У свежей могилы затихли последние звуки хора. Гроб опустили в яму, послышались глухие удары земли о гробовую крышку. Кто-то зарыдал тем надрывающим душу рыданием, которое можно слышать только на могилах. Помощник, заменявший регента, торговался с распорядителем похорон.

— Прибавьте «на чай» певчим!.. Холодно!.. Люди устали…

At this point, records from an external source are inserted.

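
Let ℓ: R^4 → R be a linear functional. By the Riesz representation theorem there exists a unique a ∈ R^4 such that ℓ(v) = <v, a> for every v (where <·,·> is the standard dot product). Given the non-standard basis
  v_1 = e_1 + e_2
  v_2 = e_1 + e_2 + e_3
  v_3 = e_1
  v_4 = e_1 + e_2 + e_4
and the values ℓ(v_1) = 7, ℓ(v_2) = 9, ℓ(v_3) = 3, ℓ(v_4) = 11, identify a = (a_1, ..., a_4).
a = (3, 4, 2, 4)

Write a = (a_1, ..., a_4) in the standard basis. For each basis vector v_i, ℓ(v_i) = <v_i, a> is a linear equation in the a_j's. Collect the n equations into a matrix system V a = ℓ, where row i of V is v_i (expressed in the standard basis). Since V is invertible (lower-triangular with 1s on the diagonal, up to permutation), solve by back-substitution:
  V =
[[1, 1, 0, 0],
 [1, 1, 1, 0],
 [1, 0, 0, 0],
 [1, 1, 0, 1]]
  V a = (7, 9, 3, 11)
Solving gives a = (3, 4, 2, 4).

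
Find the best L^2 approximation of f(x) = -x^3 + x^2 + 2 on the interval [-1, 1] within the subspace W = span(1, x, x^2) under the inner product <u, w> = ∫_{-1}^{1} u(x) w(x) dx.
g(x) = x^2 - 3*x/5 + 2

The best approximation g ∈ W is the orthogonal projection of f onto W. Writing g = a_0 + a_1 x + a_2 x^2, the coefficients solve the normal equations G · a = b where
  G_{ij} = <φ_i, φ_j> and b_i = <f, φ_i>, with φ_0 = 1, φ_1 = x, φ_2 = x^2.
G =
  [2, 0, 2/3]
  [0, 2/3, 0]
  [2/3, 0, 2/5],
b = (14/3, -2/5, 26/15).
Solving gives a_0 = 2, a_1 = -3/5, a_2 = 1, so
  g(x) = x^2 - 3*x/5 + 2.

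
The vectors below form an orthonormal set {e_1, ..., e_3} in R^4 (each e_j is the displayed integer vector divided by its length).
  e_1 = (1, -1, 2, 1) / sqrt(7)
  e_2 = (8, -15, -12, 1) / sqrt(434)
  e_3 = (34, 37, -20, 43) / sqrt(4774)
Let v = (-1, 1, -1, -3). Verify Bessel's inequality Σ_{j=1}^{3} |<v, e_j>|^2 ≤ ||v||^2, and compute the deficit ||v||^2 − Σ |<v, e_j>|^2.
Σ |<v, e_j>|^2 = 755/77; ||v||^2 = 12; deficit = 169/77

Write each e_j = u_j / sqrt(<u_j, u_j>) where u_j is the displayed integer vector. Then <v, e_j> = <v, u_j> / sqrt(<u_j, u_j>), so |<v, e_j>|^2 = <v, u_j>^2 / <u_j, u_j>.
Coefficients: <v, e_1> = -7/sqrt(7), <v, e_2> = -14/sqrt(434), <v, e_3> = -106/sqrt(4774).
Square and sum: Σ |<v, e_j>|^2 = 755/77.
Compute ||v||^2 = v·v = 12.
Deficit = 12 − 755/77 = 169/77 ≥ 0, confirming Bessel's inequality. (The deficit equals ||v − Σ <v,e_j> e_j||^2, the squared distance from v to span{e_j}.)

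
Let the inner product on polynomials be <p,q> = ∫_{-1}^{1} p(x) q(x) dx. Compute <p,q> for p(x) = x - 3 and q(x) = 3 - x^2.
<p,q> = -16

Expand the product: p(x)·q(x) = -x^3 + 3*x^2 + 3*x - 9.
∫_{-1}^{1} of each monomial x^k gives [2/(k+1) if k even, 0 if k odd]. Integrating term-by-term (or equivalently evaluating the antiderivative F(x) = -x^4/4 + x^3 + 3*x^2/2 - 9*x at the endpoints):
  F(1) − F(−1) = -27/4 − (37/4) = -16.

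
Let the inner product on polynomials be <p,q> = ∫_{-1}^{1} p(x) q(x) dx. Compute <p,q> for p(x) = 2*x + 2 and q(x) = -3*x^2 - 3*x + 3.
<p,q> = 4

Expand the product: p(x)·q(x) = -6*x^3 - 12*x^2 + 6.
∫_{-1}^{1} of each monomial x^k gives [2/(k+1) if k even, 0 if k odd]. Integrating term-by-term (or equivalently evaluating the antiderivative F(x) = -3*x^4/2 - 4*x^3 + 6*x at the endpoints):
  F(1) − F(−1) = 1/2 − (-7/2) = 4.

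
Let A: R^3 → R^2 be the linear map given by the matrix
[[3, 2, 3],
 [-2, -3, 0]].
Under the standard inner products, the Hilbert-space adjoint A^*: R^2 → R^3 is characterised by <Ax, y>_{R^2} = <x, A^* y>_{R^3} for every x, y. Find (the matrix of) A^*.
A^* = A^T =
[[3, -2],
 [2, -3],
 [3, 0]]

For real matrices with standard dot products, the defining identity <Ax, y> = <x, A^* y> gives (Ax)^T y = x^T (A^*) y, i.e. x^T A^T y = x^T (A^*) y. Since this holds for all x, y, we must have A^* = A^T. Therefore
A^* =
[[3, -2],
 [2, -3],
 [3, 0]].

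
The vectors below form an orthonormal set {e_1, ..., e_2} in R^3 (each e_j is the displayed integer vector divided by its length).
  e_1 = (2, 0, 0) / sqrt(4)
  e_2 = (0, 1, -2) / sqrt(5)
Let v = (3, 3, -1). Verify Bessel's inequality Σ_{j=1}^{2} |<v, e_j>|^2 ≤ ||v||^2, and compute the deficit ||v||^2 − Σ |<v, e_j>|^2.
Σ |<v, e_j>|^2 = 14; ||v||^2 = 19; deficit = 5

Write each e_j = u_j / sqrt(<u_j, u_j>) where u_j is the displayed integer vector. Then <v, e_j> = <v, u_j> / sqrt(<u_j, u_j>), so |<v, e_j>|^2 = <v, u_j>^2 / <u_j, u_j>.
Coefficients: <v, e_1> = 6/sqrt(4), <v, e_2> = 5/sqrt(5).
Square and sum: Σ |<v, e_j>|^2 = 14.
Compute ||v||^2 = v·v = 19.
Deficit = 19 − 14 = 5 ≥ 0, confirming Bessel's inequality. (The deficit equals ||v − Σ <v,e_j> e_j||^2, the squared distance from v to span{e_j}.)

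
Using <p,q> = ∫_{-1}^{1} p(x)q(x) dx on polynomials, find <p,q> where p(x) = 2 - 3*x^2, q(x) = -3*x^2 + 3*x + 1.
<p,q> = 8/5

Expand the product: p(x)·q(x) = 9*x^4 - 9*x^3 - 9*x^2 + 6*x + 2.
∫_{-1}^{1} of each monomial x^k gives [2/(k+1) if k even, 0 if k odd]. Integrating term-by-term (or equivalently evaluating the antiderivative F(x) = 9*x^5/5 - 9*x^4/4 - 3*x^3 + 3*x^2 + 2*x at the endpoints):
  F(1) − F(−1) = 31/20 − (-1/20) = 8/5.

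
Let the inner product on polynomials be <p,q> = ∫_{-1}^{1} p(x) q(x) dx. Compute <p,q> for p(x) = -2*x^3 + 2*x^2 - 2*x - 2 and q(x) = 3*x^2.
<p,q> = -8/5

Expand the product: p(x)·q(x) = -6*x^5 + 6*x^4 - 6*x^3 - 6*x^2.
∫_{-1}^{1} of each monomial x^k gives [2/(k+1) if k even, 0 if k odd]. Integrating term-by-term (or equivalently evaluating the antiderivative F(x) = -x^6 + 6*x^5/5 - 3*x^4/2 - 2*x^3 at the endpoints):
  F(1) − F(−1) = -33/10 − (-17/10) = -8/5.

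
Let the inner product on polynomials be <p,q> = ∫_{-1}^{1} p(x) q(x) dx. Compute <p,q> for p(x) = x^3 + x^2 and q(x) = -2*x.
<p,q> = -4/5

Expand the product: p(x)·q(x) = -2*x^4 - 2*x^3.
∫_{-1}^{1} of each monomial x^k gives [2/(k+1) if k even, 0 if k odd]. Integrating term-by-term (or equivalently evaluating the antiderivative F(x) = -2*x^5/5 - x^4/2 at the endpoints):
  F(1) − F(−1) = -9/10 − (-1/10) = -4/5.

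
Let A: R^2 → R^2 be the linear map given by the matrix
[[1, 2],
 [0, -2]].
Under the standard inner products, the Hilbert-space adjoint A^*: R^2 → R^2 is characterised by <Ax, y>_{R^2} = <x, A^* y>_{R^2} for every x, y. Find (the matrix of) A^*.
A^* = A^T =
[[1, 0],
 [2, -2]]

For real matrices with standard dot products, the defining identity <Ax, y> = <x, A^* y> gives (Ax)^T y = x^T (A^*) y, i.e. x^T A^T y = x^T (A^*) y. Since this holds for all x, y, we must have A^* = A^T. Therefore
A^* =
[[1, 0],
 [2, -2]].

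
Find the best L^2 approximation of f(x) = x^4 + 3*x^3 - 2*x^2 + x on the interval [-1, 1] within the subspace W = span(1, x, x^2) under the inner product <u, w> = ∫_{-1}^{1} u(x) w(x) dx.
g(x) = -8*x^2/7 + 14*x/5 - 3/35

The best approximation g ∈ W is the orthogonal projection of f onto W. Writing g = a_0 + a_1 x + a_2 x^2, the coefficients solve the normal equations G · a = b where
  G_{ij} = <φ_i, φ_j> and b_i = <f, φ_i>, with φ_0 = 1, φ_1 = x, φ_2 = x^2.
G =
  [2, 0, 2/3]
  [0, 2/3, 0]
  [2/3, 0, 2/5],
b = (-14/15, 28/15, -18/35).
Solving gives a_0 = -3/35, a_1 = 14/5, a_2 = -8/7, so
  g(x) = -8*x^2/7 + 14*x/5 - 3/35.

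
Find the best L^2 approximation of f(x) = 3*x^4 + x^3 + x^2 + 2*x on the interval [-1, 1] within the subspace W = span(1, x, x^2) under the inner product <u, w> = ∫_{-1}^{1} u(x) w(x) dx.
g(x) = 25*x^2/7 + 13*x/5 - 9/35

The best approximation g ∈ W is the orthogonal projection of f onto W. Writing g = a_0 + a_1 x + a_2 x^2, the coefficients solve the normal equations G · a = b where
  G_{ij} = <φ_i, φ_j> and b_i = <f, φ_i>, with φ_0 = 1, φ_1 = x, φ_2 = x^2.
G =
  [2, 0, 2/3]
  [0, 2/3, 0]
  [2/3, 0, 2/5],
b = (28/15, 26/15, 44/35).
Solving gives a_0 = -9/35, a_1 = 13/5, a_2 = 25/7, so
  g(x) = 25*x^2/7 + 13*x/5 - 9/35.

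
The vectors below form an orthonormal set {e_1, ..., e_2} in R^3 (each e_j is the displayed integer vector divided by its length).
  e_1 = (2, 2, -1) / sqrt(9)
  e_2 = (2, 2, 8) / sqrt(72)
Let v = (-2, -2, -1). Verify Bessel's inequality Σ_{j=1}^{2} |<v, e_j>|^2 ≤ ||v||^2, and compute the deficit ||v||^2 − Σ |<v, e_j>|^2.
Σ |<v, e_j>|^2 = 9; ||v||^2 = 9; deficit = 0

Write each e_j = u_j / sqrt(<u_j, u_j>) where u_j is the displayed integer vector. Then <v, e_j> = <v, u_j> / sqrt(<u_j, u_j>), so |<v, e_j>|^2 = <v, u_j>^2 / <u_j, u_j>.
Coefficients: <v, e_1> = -7/sqrt(9), <v, e_2> = -16/sqrt(72).
Square and sum: Σ |<v, e_j>|^2 = 9.
Compute ||v||^2 = v·v = 9.
Deficit = 9 − 9 = 0 ≥ 0, confirming Bessel's inequality. (The deficit equals ||v − Σ <v,e_j> e_j||^2, the squared distance from v to span{e_j}.)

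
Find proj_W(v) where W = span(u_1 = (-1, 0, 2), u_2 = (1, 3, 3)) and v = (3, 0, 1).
proj_W(v) = (6/5, 3/2, 1/10)

Set up U = [u_1 | ... | u_2] ∈ R^(3×2). The projector onto W = col(U) is P = U (U^T U)^(-1) U^T.
Compute U^T U =
  [5, 5]
  [5, 19],
and U^T v = (-1, 6).
Solve U^T U · c = U^T v for the coefficients: c = (-7/10, 1/2). The projection is proj_W(v) = U c.
Check: (v - proj_W(v)) · u_1 = 0  (should be 0).
Check: (v - proj_W(v)) · u_2 = 0  (should be 0).
Result: proj_W(v) = (6/5, 3/2, 1/10).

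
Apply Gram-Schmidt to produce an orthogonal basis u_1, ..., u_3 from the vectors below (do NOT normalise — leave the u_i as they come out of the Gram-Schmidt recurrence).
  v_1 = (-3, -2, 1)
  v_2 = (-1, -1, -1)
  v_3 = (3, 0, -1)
Orthogonal basis:
  u_1 = (-3, -2, 1)
  u_2 = (-1/7, -3/7, -9/7)
  u_3 = (12/13, -16/13, 4/13)

Apply the Gram-Schmidt recurrence
  u_1 = v_1
  u_i = v_i − Σ_{j<i} ((v_i · u_j) / (u_j · u_j)) · u_j.

Step by step this gives:
  u_1 = (-3, -2, 1)
  u_2 = (-1/7, -3/7, -9/7)
  u_3 = (12/13, -16/13, 4/13)

Orthogonality check:
  u_2 · u_1 = 0 (should be 0)
  u_3 · u_1 = 0 (should be 0)
  u_3 · u_2 = 0 (should be 0)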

— А почему мальчиков было меньше, чем обещали?

— Помилуйте, все налицо!

Певчие стояли в стороне, надевая шапки на заиндевелые головы и разминая застывшие члены.

— Эх, водки бы теперь! — говорил Томашевский, ёжась в своём коротеньком пальто. — Весь застыл!

— Проклятое ремесло! — сказал кто-то.

Помощник регента получил деньги и направился к воротам. За ним потянулся хор. Мальчики бежали вприпрыжку и дули в озябшие кулаки. Вскоре весь хор — и взрослые, и дети — вошли в «Россию», трактир, ближайший к погосту.

Там, кряхтя и звучно откашливаясь, они уселись за длинный стол и потребовали себе чаю, водки. За соседним столом разместились румяные озябшие мальчуганы и уже набросились на чай и булки.

Когда все выпили по две рюмки, хохлатый бас Илья Николаевич вынул записную книжку, взял карандаш и сказал внушительно:

— Ну-с, господа! Деньги по рукам! Сколько положить Захарычу?

Певчие замялись.

— Положить ему как хорошему октависту, — уклончиво сказал кто-то.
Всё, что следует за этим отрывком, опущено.